Stimmt – aber nur von meinem Beruf im engeren Sinn, dem des Tageszeitungsjournalisten, weil die Aussichten nicht besonders rosig sind. Die Zahl der Stellen schrumpft immer noch. Aber es gibt ja nicht nur Tageszeitungen. 

Ich bin noch nicht sicher, ob ich bei einer Tageszeitung anheuern werde, ich bin gegenwärtig am Ausprobieren. Tatsache ist einfach: Ich habe schon immer gern geschrieben. Schreiben als Handwerk interessiert mich. Und mich interessiert das tägliche Geschehen, im politischen, aber auch im kulturellen Bereich. 

Was sind deine frühesten Erinnerungen an die Zeitung?

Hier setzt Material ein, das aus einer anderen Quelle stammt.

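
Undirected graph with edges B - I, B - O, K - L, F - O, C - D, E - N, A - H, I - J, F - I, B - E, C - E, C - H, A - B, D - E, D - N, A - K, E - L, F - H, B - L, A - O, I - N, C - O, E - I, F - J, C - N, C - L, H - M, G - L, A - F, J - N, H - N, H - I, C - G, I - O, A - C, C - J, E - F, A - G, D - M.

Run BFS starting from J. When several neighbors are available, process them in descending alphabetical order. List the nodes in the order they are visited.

Visit J; enqueue N, I, F, C → queue [N, I, F, C]
Visit N; enqueue H, E, D → queue [I, F, C, H, E, D]
Visit I; enqueue O, B → queue [F, C, H, E, D, O, B]
Visit F; enqueue A → queue [C, H, E, D, O, B, A]
Visit C; enqueue L, G → queue [H, E, D, O, B, A, L, G]
Visit H; enqueue M → queue [E, D, O, B, A, L, G, M]
Visit E → queue [D, O, B, A, L, G, M]
Visit D → queue [O, B, A, L, G, M]
Visit O → queue [B, A, L, G, M]
Visit B → queue [A, L, G, M]
Visit A; enqueue K → queue [L, G, M, K]
Visit L → queue [G, M, K]
Visit G → queue [M, K]
Visit M → queue [K]
Visit K → queue []

J, N, I, F, C, H, E, D, O, B, A, L, G, M, K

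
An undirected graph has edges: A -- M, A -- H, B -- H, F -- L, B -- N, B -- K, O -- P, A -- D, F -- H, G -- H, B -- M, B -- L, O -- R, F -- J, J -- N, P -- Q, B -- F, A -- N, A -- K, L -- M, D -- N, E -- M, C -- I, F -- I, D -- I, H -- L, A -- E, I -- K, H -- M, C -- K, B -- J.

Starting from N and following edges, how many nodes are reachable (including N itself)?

14

BFS from N visits: N, J, D, B, A, F, I, M, L, K, H, E, C, G
Reachable nodes: 14 of 18 total.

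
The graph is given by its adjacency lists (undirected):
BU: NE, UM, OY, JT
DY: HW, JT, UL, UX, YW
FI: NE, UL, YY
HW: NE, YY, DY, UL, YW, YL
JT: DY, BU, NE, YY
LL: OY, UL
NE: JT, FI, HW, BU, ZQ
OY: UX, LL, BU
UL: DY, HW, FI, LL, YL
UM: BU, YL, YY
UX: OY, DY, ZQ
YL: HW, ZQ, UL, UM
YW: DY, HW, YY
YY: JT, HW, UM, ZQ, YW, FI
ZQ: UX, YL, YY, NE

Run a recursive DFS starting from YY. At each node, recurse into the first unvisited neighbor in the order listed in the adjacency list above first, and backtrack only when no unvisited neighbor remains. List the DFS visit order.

Visit YY
YY → JT
JT → DY
DY → HW
HW → NE
NE → FI
FI → UL
UL → LL
LL → OY
OY → UX
UX → ZQ
ZQ → YL
YL → UM
UM → BU
HW → YW

YY → JT → DY → HW → NE → FI → UL → LL → OY → UX → ZQ → YL → UM → BU → YW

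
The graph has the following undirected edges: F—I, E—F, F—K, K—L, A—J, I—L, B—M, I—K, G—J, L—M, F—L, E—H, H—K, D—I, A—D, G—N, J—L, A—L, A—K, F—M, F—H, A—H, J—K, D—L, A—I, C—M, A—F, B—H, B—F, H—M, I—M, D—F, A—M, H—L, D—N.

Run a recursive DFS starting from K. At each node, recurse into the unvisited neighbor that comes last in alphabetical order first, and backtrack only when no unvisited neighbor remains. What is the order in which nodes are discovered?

K, L, M, I, F, H, E, B, A, J, G, N, D, C

Visit K
K → L
L → M
M → I
I → F
F → H
H → E
H → B
H → A
A → J
J → G
G → N
N → D
M → C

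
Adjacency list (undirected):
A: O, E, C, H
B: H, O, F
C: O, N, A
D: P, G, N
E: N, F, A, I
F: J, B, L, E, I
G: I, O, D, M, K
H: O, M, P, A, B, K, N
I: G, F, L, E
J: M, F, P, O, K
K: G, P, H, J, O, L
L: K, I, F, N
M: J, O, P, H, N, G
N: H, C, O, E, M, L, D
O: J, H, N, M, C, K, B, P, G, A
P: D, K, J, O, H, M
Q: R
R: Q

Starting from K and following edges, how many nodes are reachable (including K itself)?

BFS from K visits: K, G, P, H, J, O, L, I, D, M, A, B, N, F, C, E
Reachable nodes: 16 of 18 total.

16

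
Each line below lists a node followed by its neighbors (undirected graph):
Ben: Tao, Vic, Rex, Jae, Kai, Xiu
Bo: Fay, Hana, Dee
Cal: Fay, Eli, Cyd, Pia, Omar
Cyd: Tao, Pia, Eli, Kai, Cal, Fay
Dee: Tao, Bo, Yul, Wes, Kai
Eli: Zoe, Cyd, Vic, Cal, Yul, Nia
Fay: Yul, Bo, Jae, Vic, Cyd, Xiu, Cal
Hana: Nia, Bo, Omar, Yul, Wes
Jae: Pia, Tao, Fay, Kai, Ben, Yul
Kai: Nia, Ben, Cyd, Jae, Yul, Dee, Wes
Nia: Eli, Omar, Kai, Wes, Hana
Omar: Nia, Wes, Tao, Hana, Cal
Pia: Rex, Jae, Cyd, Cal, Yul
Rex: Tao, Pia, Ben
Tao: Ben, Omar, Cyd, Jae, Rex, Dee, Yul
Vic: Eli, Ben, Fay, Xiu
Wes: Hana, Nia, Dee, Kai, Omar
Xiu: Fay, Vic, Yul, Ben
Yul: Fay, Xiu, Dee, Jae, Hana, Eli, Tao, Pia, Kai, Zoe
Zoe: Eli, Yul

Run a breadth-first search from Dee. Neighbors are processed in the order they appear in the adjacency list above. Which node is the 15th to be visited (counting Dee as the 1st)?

Eli

Visit Dee; enqueue Tao, Bo, Yul, Wes, Kai → queue [Tao, Bo, Yul, Wes, Kai]
Visit Tao; enqueue Ben, Omar, Cyd, Jae, Rex → queue [Bo, Yul, Wes, Kai, Ben, Omar, Cyd, Jae, Rex]
Visit Bo; enqueue Fay, Hana → queue [Yul, Wes, Kai, Ben, Omar, Cyd, Jae, Rex, Fay, Hana]
Visit Yul; enqueue Xiu, Eli, Pia, Zoe → queue [Wes, Kai, Ben, Omar, Cyd, Jae, Rex, Fay, Hana, Xiu, Eli, Pia, Zoe]
Visit Wes; enqueue Nia → queue [Kai, Ben, Omar, Cyd, Jae, Rex, Fay, Hana, Xiu, Eli, Pia, Zoe, Nia]
Visit Kai → queue [Ben, Omar, Cyd, Jae, Rex, Fay, Hana, Xiu, Eli, Pia, Zoe, Nia]
Visit Ben; enqueue Vic → queue [Omar, Cyd, Jae, Rex, Fay, Hana, Xiu, Eli, Pia, Zoe, Nia, Vic]
Visit Omar; enqueue Cal → queue [Cyd, Jae, Rex, Fay, Hana, Xiu, Eli, Pia, Zoe, Nia, Vic, Cal]
Visit Cyd → queue [Jae, Rex, Fay, Hana, Xiu, Eli, Pia, Zoe, Nia, Vic, Cal]
Visit Jae → queue [Rex, Fay, Hana, Xiu, Eli, Pia, Zoe, Nia, Vic, Cal]
Visit Rex → queue [Fay, Hana, Xiu, Eli, Pia, Zoe, Nia, Vic, Cal]
Visit Fay → queue [Hana, Xiu, Eli, Pia, Zoe, Nia, Vic, Cal]
Visit Hana → queue [Xiu, Eli, Pia, Zoe, Nia, Vic, Cal]
Visit Xiu → queue [Eli, Pia, Zoe, Nia, Vic, Cal]
Visit Eli → queue [Pia, Zoe, Nia, Vic, Cal]
Visit Pia → queue [Zoe, Nia, Vic, Cal]
Visit Zoe → queue [Nia, Vic, Cal]
Visit Nia → queue [Vic, Cal]
Visit Vic → queue [Cal]
Visit Cal → queue []

Visit order: Dee, Tao, Bo, Yul, Wes, Kai, Ben, Omar, Cyd, Jae, Rex, Fay, Hana, Xiu, Eli, Pia, Zoe, Nia, Vic, Cal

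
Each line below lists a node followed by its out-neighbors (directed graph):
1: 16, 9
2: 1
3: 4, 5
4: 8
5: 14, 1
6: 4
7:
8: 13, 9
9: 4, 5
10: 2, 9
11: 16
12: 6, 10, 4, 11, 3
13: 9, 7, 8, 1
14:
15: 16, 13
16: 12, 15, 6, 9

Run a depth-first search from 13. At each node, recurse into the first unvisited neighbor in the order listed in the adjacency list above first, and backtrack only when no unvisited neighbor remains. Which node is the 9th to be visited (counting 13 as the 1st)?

Visit 13
13 → 9
9 → 4
4 → 8
9 → 5
5 → 14
5 → 1
1 → 16
16 → 12
12 → 6
12 → 10
10 → 2
12 → 11
12 → 3
16 → 15
13 → 7

Visit order: 13, 9, 4, 8, 5, 14, 1, 16, 12, 6, 10, 2, 11, 3, 15, 7

12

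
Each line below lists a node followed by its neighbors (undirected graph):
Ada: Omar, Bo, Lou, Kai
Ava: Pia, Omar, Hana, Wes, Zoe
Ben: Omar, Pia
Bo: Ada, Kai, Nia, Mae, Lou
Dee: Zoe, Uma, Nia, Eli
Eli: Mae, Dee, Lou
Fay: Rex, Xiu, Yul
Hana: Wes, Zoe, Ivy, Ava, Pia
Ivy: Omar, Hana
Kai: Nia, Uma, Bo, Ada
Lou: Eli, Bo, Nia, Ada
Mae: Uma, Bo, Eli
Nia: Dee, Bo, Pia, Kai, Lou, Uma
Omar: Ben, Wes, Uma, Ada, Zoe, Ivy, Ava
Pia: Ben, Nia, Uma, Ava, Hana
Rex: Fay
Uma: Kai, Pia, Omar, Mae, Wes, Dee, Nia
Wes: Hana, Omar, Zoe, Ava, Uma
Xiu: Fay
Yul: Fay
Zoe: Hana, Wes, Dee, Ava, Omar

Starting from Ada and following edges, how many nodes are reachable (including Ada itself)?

17

BFS from Ada visits: Ada, Omar, Bo, Lou, Kai, Ben, Wes, Uma, Zoe, Ivy, Ava, Nia, Mae, Eli, Pia, Hana, Dee
Reachable nodes: 17 of 21 total.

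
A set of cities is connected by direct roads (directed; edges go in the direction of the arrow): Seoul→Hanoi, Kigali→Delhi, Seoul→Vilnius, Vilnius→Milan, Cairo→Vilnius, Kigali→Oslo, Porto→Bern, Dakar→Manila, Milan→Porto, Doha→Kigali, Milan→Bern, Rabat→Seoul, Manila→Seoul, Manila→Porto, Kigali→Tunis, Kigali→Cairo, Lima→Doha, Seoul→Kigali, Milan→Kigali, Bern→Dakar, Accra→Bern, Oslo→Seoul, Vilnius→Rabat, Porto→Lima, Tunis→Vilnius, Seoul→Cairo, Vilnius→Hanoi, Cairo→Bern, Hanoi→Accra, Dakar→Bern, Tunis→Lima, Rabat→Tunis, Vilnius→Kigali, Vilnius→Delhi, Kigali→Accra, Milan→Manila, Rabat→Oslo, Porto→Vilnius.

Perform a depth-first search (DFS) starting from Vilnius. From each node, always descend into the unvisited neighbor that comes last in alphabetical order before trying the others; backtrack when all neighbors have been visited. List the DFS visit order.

Visit Vilnius
Vilnius → Rabat
Rabat → Tunis
Tunis → Lima
Lima → Doha
Doha → Kigali
Kigali → Oslo
Oslo → Seoul
Seoul → Hanoi
Hanoi → Accra
Accra → Bern
Bern → Dakar
Dakar → Manila
Manila → Porto
Seoul → Cairo
Kigali → Delhi
Vilnius → Milan

Vilnius, Rabat, Tunis, Lima, Doha, Kigali, Oslo, Seoul, Hanoi, Accra, Bern, Dakar, Manila, Porto, Cairo, Delhi, Milan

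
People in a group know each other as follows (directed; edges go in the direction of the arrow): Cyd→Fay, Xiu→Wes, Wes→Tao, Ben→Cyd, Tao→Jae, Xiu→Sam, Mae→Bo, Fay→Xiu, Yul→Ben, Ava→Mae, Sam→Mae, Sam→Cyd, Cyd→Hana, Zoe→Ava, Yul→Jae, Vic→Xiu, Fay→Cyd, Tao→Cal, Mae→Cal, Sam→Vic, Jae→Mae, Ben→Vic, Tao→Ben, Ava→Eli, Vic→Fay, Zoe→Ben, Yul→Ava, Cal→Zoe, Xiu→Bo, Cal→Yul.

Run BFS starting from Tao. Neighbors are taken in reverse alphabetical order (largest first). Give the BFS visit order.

Tao, Jae, Cal, Ben, Mae, Zoe, Yul, Vic, Cyd, Bo, Ava, Xiu, Fay, Hana, Eli, Wes, Sam

Visit Tao; enqueue Jae, Cal, Ben → queue [Jae, Cal, Ben]
Visit Jae; enqueue Mae → queue [Cal, Ben, Mae]
Visit Cal; enqueue Zoe, Yul → queue [Ben, Mae, Zoe, Yul]
Visit Ben; enqueue Vic, Cyd → queue [Mae, Zoe, Yul, Vic, Cyd]
Visit Mae; enqueue Bo → queue [Zoe, Yul, Vic, Cyd, Bo]
Visit Zoe; enqueue Ava → queue [Yul, Vic, Cyd, Bo, Ava]
Visit Yul → queue [Vic, Cyd, Bo, Ava]
Visit Vic; enqueue Xiu, Fay → queue [Cyd, Bo, Ava, Xiu, Fay]
Visit Cyd; enqueue Hana → queue [Bo, Ava, Xiu, Fay, Hana]
Visit Bo → queue [Ava, Xiu, Fay, Hana]
Visit Ava; enqueue Eli → queue [Xiu, Fay, Hana, Eli]
Visit Xiu; enqueue Wes, Sam → queue [Fay, Hana, Eli, Wes, Sam]
Visit Fay → queue [Hana, Eli, Wes, Sam]
Visit Hana → queue [Eli, Wes, Sam]
Visit Eli → queue [Wes, Sam]
Visit Wes → queue [Sam]
Visit Sam → queue []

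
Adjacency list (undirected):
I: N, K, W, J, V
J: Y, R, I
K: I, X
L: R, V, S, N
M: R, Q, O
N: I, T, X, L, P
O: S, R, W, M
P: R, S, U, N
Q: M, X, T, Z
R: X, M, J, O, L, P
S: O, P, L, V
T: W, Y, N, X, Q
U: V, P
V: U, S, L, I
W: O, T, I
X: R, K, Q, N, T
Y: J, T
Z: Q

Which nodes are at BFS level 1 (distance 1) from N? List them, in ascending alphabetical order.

I, L, P, T, X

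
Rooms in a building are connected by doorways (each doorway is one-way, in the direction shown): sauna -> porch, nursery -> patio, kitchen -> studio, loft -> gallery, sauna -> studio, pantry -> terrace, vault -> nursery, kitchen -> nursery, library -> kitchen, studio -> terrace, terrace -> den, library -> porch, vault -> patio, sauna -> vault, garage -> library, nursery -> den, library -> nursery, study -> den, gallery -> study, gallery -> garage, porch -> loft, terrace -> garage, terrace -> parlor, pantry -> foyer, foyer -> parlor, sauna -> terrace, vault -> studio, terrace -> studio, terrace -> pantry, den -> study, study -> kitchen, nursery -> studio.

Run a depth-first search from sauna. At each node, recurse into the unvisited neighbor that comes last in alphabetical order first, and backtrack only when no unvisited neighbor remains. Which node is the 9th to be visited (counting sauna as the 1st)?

library

Visit sauna
sauna → vault
vault → studio
studio → terrace
terrace → parlor
terrace → pantry
pantry → foyer
terrace → garage
garage → library
library → porch
porch → loft
loft → gallery
gallery → study
study → kitchen
kitchen → nursery
nursery → patio
nursery → den

Visit order: sauna, vault, studio, terrace, parlor, pantry, foyer, garage, library, porch, loft, gallery, study, kitchen, nursery, patio, den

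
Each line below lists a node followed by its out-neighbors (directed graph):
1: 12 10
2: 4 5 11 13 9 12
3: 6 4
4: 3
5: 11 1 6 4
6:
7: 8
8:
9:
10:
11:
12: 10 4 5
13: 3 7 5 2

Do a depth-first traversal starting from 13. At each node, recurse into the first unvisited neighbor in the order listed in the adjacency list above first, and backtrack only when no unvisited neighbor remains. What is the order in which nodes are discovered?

Visit 13
13 → 3
3 → 6
3 → 4
13 → 7
7 → 8
13 → 5
5 → 11
5 → 1
1 → 12
12 → 10
13 → 2
2 → 9

13 -> 3 -> 6 -> 4 -> 7 -> 8 -> 5 -> 11 -> 1 -> 12 -> 10 -> 2 -> 9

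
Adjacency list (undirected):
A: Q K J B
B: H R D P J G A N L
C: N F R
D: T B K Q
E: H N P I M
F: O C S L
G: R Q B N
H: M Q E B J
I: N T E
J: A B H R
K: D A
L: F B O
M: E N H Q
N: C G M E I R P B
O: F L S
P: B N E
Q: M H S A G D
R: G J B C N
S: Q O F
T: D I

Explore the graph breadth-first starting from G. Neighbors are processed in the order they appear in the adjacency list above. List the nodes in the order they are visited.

Visit G; enqueue R, Q, B, N → queue [R, Q, B, N]
Visit R; enqueue J, C → queue [Q, B, N, J, C]
Visit Q; enqueue M, H, S, A, D → queue [B, N, J, C, M, H, S, A, D]
Visit B; enqueue P, L → queue [N, J, C, M, H, S, A, D, P, L]
Visit N; enqueue E, I → queue [J, C, M, H, S, A, D, P, L, E, I]
Visit J → queue [C, M, H, S, A, D, P, L, E, I]
Visit C; enqueue F → queue [M, H, S, A, D, P, L, E, I, F]
Visit M → queue [H, S, A, D, P, L, E, I, F]
Visit H → queue [S, A, D, P, L, E, I, F]
Visit S; enqueue O → queue [A, D, P, L, E, I, F, O]
Visit A; enqueue K → queue [D, P, L, E, I, F, O, K]
Visit D; enqueue T → queue [P, L, E, I, F, O, K, T]
Visit P → queue [L, E, I, F, O, K, T]
Visit L → queue [E, I, F, O, K, T]
Visit E → queue [I, F, O, K, T]
Visit I → queue [F, O, K, T]
Visit F → queue [O, K, T]
Visit O → queue [K, T]
Visit K → queue [T]
Visit T → queue []

G, R, Q, B, N, J, C, M, H, S, A, D, P, L, E, I, F, O, K, T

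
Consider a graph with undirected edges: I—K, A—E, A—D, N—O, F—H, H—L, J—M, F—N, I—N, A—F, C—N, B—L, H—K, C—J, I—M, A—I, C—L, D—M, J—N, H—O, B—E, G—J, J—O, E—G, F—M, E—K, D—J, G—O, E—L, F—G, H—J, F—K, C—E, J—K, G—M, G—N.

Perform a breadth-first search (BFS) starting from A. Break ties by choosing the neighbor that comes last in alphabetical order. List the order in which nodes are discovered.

A -> I -> F -> E -> D -> N -> M -> K -> H -> G -> L -> C -> B -> J -> O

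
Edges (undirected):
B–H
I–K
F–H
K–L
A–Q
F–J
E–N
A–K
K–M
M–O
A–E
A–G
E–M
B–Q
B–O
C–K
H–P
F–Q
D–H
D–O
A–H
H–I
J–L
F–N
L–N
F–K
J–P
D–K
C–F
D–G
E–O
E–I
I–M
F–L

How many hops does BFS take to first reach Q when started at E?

Level 0: E
Level 1: A, I, M, N, O
Level 2: B, D, F, G, H, K, L, Q
Level 3: C, J, P
Q first appears at level 2.

2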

Ich durfte als Erstklässler bei dir auf der Redaktion des «Badener Tagblatts» Zeitungen anschauen und erste Versuche auf der Schreibmaschine machen. Es waren natürlich noch keine richtigen Sätze, die ich da fabrizierte, eher Figuren aus Buchstaben. Ich erinnere mich noch gut, wie es in den BT-Räumen nach Druckerschwärze und Kaffee roch. Besonders toll fand ich die Rohrpost im BT-Hochhaus.

Du warst, so lange ich mich erinnere, eine Leseratte. Was liest du am liebsten?

Deutsche und schwedische Literatur, geschichtliche Themen. Und ich lese täglich Zeitungen. Mein Beruf wird etwas mit Schreiben zu tun haben. Aber viele Medien bewegen sich meiner Meinung nach in eine fragwürdige Richtung.

In welche Richtung?

In Richtung Verflachung und reine Unterhaltung. Viele Medien lenken nur noch ab.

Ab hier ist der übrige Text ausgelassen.